From 2008 to the end of the current fiscal year on June 30th, Kansas will have slashed school funding by nearly $700 per student, a decline of more than 12 percent in inflation-adjusted dollars. In Wichita, the state’s largest school district, those cuts came to about $60 million of its $600 million budget, Allison said, and translated into large-scale layoffs; the closure of five schools; the elimination of programs such as driver’s education, art, and music; the curtailment of professional development for teachers; and the deferral of necessary maintenance to school buildings.
“We couldn’t take another year like the last three,” Allison said. When news broke about the surplus, “We thought, ‘Finally, things are going to start getting back to normal.’”
But lawmakers in Kansas had different ideas. In the final days of the legislative session last month, they used the surplus to justify the largest tax cut in the state’s history. Among other changes, the cuts reduce the top rate to 4.9 percent from 6.45 percent, and are projected to cost $3.7 billion over the next five years, converting this year’s surplus into long-term budget deficits that could total $2.5 billion by 2018.
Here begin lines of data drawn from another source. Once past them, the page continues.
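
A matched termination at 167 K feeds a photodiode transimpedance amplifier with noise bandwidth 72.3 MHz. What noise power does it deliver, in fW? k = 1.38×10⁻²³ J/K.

167 fW

P_n = kTB = 1.38×10⁻²³ × 167 × 7.23×10⁷ = 1.67×10⁻¹³ W = 167 fW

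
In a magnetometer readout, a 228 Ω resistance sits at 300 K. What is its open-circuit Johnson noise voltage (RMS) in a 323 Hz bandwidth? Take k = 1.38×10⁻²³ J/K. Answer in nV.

34.9 nV

V_n = √(4kTRB)
4kTRB = 4 × 1.38×10⁻²³ × 300 × 2.28×10² × 3.23×10² = 1.22×10⁻¹⁵ V²
V_n = √(1.22×10⁻¹⁵) = 3.49×10⁻⁸ V = 34.9 nV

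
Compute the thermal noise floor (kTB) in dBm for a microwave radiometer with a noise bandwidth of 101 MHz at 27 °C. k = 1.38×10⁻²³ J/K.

T = 27 °C + 273.15 = 300.15 K
P_n = kTB = 1.38×10⁻²³ × 300.15 × 1.01×10⁸ = 4.18×10⁻¹³ W
In dBm: 10 log₁₀(4.18×10⁻¹³ / 10⁻³) = −93.8 dBm

−93.8 dBm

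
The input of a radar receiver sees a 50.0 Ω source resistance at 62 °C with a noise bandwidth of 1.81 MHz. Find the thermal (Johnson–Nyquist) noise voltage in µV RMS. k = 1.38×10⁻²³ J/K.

1.29 µV

T = 62 °C + 273.15 = 335.15 K
V_n = √(4kTRB)
4kTRB = 4 × 1.38×10⁻²³ × 335.15 × 5.00×10¹ × 1.81×10⁶ = 1.67×10⁻¹² V²
V_n = √(1.67×10⁻¹²) = 1.29×10⁻⁶ V = 1.29 µV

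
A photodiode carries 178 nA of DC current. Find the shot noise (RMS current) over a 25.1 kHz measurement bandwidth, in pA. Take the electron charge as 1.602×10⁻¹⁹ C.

I_n = √(2qI·B)
2qI·B = 2 × 1.602×10⁻¹⁹ × 1.78×10⁻⁷ × 2.51×10⁴ = 1.43×10⁻²¹ A²
I_n = √(1.43×10⁻²¹) = 3.78×10⁻¹¹ A = 37.8 pA

37.8 pA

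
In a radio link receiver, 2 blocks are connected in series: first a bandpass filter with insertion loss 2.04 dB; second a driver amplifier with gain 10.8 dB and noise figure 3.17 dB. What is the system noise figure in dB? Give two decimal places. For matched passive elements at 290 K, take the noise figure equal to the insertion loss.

Convert to linear (a loss of L dB is a gain of −L dB): F_i = 10^(NF_i/10), G_i = 10^(G_i,dB/10)
  Stage 1: F_1 = 10^(2.04/10) = 1.600, G_1 = 10^(−2.04/10) = 0.6252
  Stage 2: F_2 = 10^(3.17/10) = 2.075, G_2 = 10^(10.8/10) = 12.02
Friis cascade:
  F = 1.600 + (2.075 − 1)/0.6252 = 3.319
NF = 10 log₁₀(3.319) = 5.21 dB

5.21 dB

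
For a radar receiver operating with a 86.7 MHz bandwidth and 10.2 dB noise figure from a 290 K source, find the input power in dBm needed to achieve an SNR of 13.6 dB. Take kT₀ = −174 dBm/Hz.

Sensitivity = −174 + 10 log₁₀(B) + NF + SNR_min
= −174 + 79.38 + 10.2 + 13.6
= −70.82 dBm → −70.8 dBm

−70.8 dBm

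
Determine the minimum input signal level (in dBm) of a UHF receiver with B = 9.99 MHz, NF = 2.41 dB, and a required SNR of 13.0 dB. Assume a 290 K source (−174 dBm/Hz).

−88.6 dBm

Sensitivity = −174 + 10 log₁₀(B) + NF + SNR_min
= −174 + 70 + 2.41 + 13.0
= −88.59 dBm → −88.6 dBm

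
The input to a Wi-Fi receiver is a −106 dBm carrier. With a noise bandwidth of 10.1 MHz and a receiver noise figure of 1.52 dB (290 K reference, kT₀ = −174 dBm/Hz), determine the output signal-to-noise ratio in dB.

−3.6 dB

Noise floor: N = −174 + 10 log₁₀(B) + NF
10 log₁₀(1.01×10⁷) = 70.04 dB
N = −174 + 70.04 + 1.52 = −102.44 dBm
SNR = P_sig − N = −106 − (−102.44) = −3.56 dB → −3.6 dB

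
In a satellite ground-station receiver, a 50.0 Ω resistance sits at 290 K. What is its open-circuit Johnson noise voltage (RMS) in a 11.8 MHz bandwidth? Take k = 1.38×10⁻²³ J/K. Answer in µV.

V_n = √(4kTRB)
4kTRB = 4 × 1.38×10⁻²³ × 290 × 5.00×10¹ × 1.18×10⁷ = 9.44×10⁻¹² V²
V_n = √(9.44×10⁻¹²) = 3.07×10⁻⁶ V = 3.07 µV

3.07 µV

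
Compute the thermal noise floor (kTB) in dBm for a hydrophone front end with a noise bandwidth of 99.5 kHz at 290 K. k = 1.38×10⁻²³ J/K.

−124.0 dBm

P_n = kTB = 1.38×10⁻²³ × 290 × 9.95×10⁴ = 3.98×10⁻¹⁶ W
In dBm: 10 log₁₀(3.98×10⁻¹⁶ / 10⁻³) = −124.0 dBm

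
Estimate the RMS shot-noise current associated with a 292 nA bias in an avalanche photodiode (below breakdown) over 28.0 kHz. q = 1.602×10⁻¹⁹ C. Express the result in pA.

51.2 pA

I_n = √(2qI·B)
2qI·B = 2 × 1.602×10⁻¹⁹ × 2.92×10⁻⁷ × 2.80×10⁴ = 2.62×10⁻²¹ A²
I_n = √(2.62×10⁻²¹) = 5.12×10⁻¹¹ A = 51.2 pA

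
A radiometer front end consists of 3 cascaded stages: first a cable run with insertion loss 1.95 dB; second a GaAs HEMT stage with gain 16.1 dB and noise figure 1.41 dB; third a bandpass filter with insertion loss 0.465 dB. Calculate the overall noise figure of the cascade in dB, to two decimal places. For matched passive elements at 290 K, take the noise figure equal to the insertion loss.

Convert to linear (a loss of L dB is a gain of −L dB): F_i = 10^(NF_i/10), G_i = 10^(G_i,dB/10)
  Stage 1: F_1 = 10^(1.95/10) = 1.567, G_1 = 10^(−1.95/10) = 0.6383
  Stage 2: F_2 = 10^(1.41/10) = 1.384, G_2 = 10^(16.1/10) = 40.74
  Stage 3: F_3 = 10^(0.465/10) = 1.113, G_3 = 10^(−0.465/10) = 0.8985
Friis cascade:
  F = 1.567 + (1.384 − 1)/0.6383 + (1.113 − 1)/26.00 = 2.172
NF = 10 log₁₀(2.172) = 3.37 dB

3.37 dB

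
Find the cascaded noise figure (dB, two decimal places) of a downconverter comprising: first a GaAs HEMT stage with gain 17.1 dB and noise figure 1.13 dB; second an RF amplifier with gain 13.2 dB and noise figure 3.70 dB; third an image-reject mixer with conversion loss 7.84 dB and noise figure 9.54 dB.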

Meanwhile, Kansas’s schools will receive a modest increase of $58 per student next year, an amount that Allison said “does not even meet inflation, and is a drop in the bucket compared with the cuts we’ve taken.”
That has left Allison feeling betrayed. “Over and over, we heard from our elected officials that this was the worst recession since the Great Depression, and they had no choice but to cut school funding,” he said. “We were told that once the economy improves, our funding would be restored. But this year, when they did have a choice, a very clear choice, they decided that tax cuts were more important than education.”
Since education funding makes up the largest part of the state budget, Allison expects further cuts in coming years as state revenue falls. “That’s going to mean more layoffs, more schools closed. The kids are going to feel it,” he said. “The light at the end of the tunnel has suddenly disappeared.”
“We have no choice”
When the recession hit, state revenues — made up primarily of sales and income taxes — declined dramatically, prompting deep cuts to state services. In at least 30 states, funding for K-12 education was lower in fiscal year 2012 than in 2008, despite growing student populations. States have also made deep cuts in health care programs and in higher education funding. State aid to local governments has declined, and state and local governments have shed more than 500,000 jobs since the beginning of 2009.
In state after state, politicians justified the large budget cuts on the grounds that the condition of the state budget made it temporarily necessary to reduce services.
For example, when Arizona was facing a budget deficit of more than $2 billion in 2010, state lawmakers closed the budget gap by tightening eligibility requirements for Medicaid — eliminating health insurance for 300,000 people — and by ending a state preschool program and cutting funding from K-12 education.